The witness, Sean Swider, acknowledged he once painted obscene graffiti on a police officer's home.
SPRINGFIELD - Michael F. Jacques burst into laughter after seeing the rubble of the Macedonia Church of God in Christ a few days after it was gutted by a gasoline-fed fire, a friend testified on Tuesday.
Riding along Tinkham Road on Nov. 7, 2008, Jacques and co-defendant Benjamin F. Haskell saw the wreckage of the church set off by huge spotlights, according to Sean Swider, of Springfield, a passenger in the car.
“They were laughing, kind of chuckling,” Swider, 26, testified during the second day of Jacques' civil rights arson trial in U.S. District Court.
“Mikey said it must have taken 15 gallons of gas,” Swider added.
Following guilty pleas from Haskell and Thomas A. Gleason, Jacques is the lone defendant in the racially charged arson case. Like his alleged accomplices, Jacques was living with his parents in Sixteen Acres near the church at the time of the crime.
Taking the stand as a prosecution witness, Swider recounted his dealings with Jacques after the church fire, and his recruitment by investigators to secretly record their conversations.
The fire - set several hours after Barack Obama’s election - destroyed the nearly completed new home of the Macedonia Church, a predominately black parish. Within hours, the crime attracted national attention, and a task force of city, state and federal investigators was convened to solve it.
But Swider, a chef at a Boston Road restaurant, said he knew nothing about the fire until Haskell and Jacques gave him a ride home from work three days later.
When he asked who did it, Haskell and Jacques said they didn’t know; but as Swider jumped out of the car a few minutes later, Haskell turned and said “we did it,” Swider testified.
The next day, Swider relayed the conversation to a friend, who called the police; by Sunday, investigators confronted Swider at his job, and pressured him into recording conversations with his two friends, he said.
Over the next few days, Haskell disclosed somewhat cryptically that the church arsonists used 15 gallons of gasoline purchased at a Pride gas station, and Jacques said he and Haskell poured five gallons of gasoline outside the church, Swider said.
During cross-examination, the witness acknowledged that Haskell and Jacques often exaggerated their exploits to seem tougher or cooler, and embraced a drinking-and-drugging lifestyle.

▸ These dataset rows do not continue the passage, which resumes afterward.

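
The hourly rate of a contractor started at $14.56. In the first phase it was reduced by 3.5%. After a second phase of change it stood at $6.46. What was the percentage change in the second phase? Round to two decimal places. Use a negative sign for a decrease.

After the first phase: $14.56 × 0.965 = $14.0504.
Second-phase multiplier: $6.46 ÷ $14.0504 ≈ 0.459773.
That is a change of -54.02%.

-54.02%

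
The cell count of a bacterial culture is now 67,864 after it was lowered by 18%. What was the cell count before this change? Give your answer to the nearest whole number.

82,761

The overall multiplier applied was 0.82.
So the original cell count was 67,864 ÷ 0.82 ≈ 82,761.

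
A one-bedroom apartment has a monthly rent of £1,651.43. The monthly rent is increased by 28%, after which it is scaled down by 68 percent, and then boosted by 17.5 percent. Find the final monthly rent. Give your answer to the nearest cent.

£794.80

After the 28% increase: £1,651.43 × 1.28 = £2113.8304.
68% decrease: £2113.8304 × 0.32 = £676.425728.
17.5% increase: £676.425728 × 1.175 = £794.8002304 ≈ £794.80.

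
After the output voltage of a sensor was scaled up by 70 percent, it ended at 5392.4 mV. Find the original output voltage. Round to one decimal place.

3172.0 mV

The overall multiplier applied was 1.7.
So the original output voltage was 5392.4 ÷ 1.7 = 3172.0 mV.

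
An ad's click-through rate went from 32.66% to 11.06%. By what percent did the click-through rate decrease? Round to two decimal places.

The change is 11.06 − 32.66 = -21.60 percentage points.
Relative to the original 32.66%, that is -21.60 ÷ 32.66 ≈ -66.14%.
So the click-through rate fell by 66.14%.

66.14%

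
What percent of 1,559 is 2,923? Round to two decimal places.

187.49%

2,923 ÷ 1,559 ≈ 187.49%.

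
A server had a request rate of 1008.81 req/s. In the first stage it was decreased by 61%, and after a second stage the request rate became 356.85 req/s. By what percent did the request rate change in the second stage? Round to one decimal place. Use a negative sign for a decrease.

After the first stage: 1008.81 × 0.39 = 393.4359.
Second-stage multiplier: 356.85 ÷ 393.4359 ≈ 0.90701.
That is a change of -9.3%.

-9.3%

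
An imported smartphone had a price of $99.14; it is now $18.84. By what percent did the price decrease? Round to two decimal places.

Change: $18.84 − $99.14 = -$80.30.
Relative to the original: -$80.30 ÷ $99.14 ≈ -81.00%.
So the price decreased by 81.00%.

81.00%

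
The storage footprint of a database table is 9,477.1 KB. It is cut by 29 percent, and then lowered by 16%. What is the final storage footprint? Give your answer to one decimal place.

5,652.1 KB

29% decrease: 9,477.1 × 0.71 = 6728.741.
16% decrease: 6728.741 × 0.84 = 5652.14244 ≈ 5,652.1.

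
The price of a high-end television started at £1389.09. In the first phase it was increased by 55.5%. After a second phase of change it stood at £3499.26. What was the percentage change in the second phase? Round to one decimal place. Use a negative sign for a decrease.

After the first phase: £1389.09 × 1.555 = £2160.03495.
Second-phase multiplier: £3499.26 ÷ £2160.03495 ≈ 1.62.
That is a change of 62.0%.

62.0%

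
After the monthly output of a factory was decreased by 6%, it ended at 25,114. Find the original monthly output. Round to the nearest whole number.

26,717

The overall multiplier applied was 0.94.
So the original monthly output was 25,114 ÷ 0.94 ≈ 26,717.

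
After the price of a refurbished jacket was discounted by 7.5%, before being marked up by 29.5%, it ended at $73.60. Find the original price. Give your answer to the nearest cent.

The overall multiplier applied was 0.925 × 1.295 = 1.197875.
So the original price was $73.60 ÷ 1.197875 ≈ $61.44.

$61.44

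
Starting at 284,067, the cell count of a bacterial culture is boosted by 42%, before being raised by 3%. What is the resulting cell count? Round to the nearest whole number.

42% increase: 284,067 × 1.42 = 403375.14.
3% increase: 403375.14 × 1.03 = 415476.3942 ≈ 415,476.

415,476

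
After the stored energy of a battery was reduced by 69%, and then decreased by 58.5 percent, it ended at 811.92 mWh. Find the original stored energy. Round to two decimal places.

Undoing the 58.5% decrease: 811.92 ÷ 0.415 ≈ 1956.433735.
Undoing the 69% decrease: 1956.433735 ÷ 0.31 ≈ 6,311.08 mWh.

6,311.08 mWh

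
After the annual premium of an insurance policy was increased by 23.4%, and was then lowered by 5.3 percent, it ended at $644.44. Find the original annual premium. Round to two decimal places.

The overall multiplier applied was 1.234 × 0.947 = 1.168598.
So the original annual premium was $644.44 ÷ 1.168598 ≈ $551.46.

$551.46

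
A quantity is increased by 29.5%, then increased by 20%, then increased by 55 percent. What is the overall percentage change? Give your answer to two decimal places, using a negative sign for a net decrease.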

“You never knew when you could believe Ben Haskell?,” said defense lawyer Lori H. Levinson, of Great Barrington.
“Right,” Swider said.
Swider also owned up to his own misbehavior, conceding that he once painted obscene graffiti on the garage of a police officer. Referring to the graffiti, Levinson noted that Swider never felt the urge to turn himself in to police.
“No, they came and got me,” he said.
He also said his nickname - "Puffy" - was given by his boss at a previous restaurant, and arose from his once-frequent marijuana use.
Also Tuesday, an investigator for the U.S. Bureau of Alcohol, Tobacco, Firearms and Explosives said evidence of gasoline was found near the back door of the building, leading to the conclusion that it was arson.
Special agent Dixon Robin said other potential causes, including electrical malfunctions, a natural gas leak and lightening, were ruled out during the probe.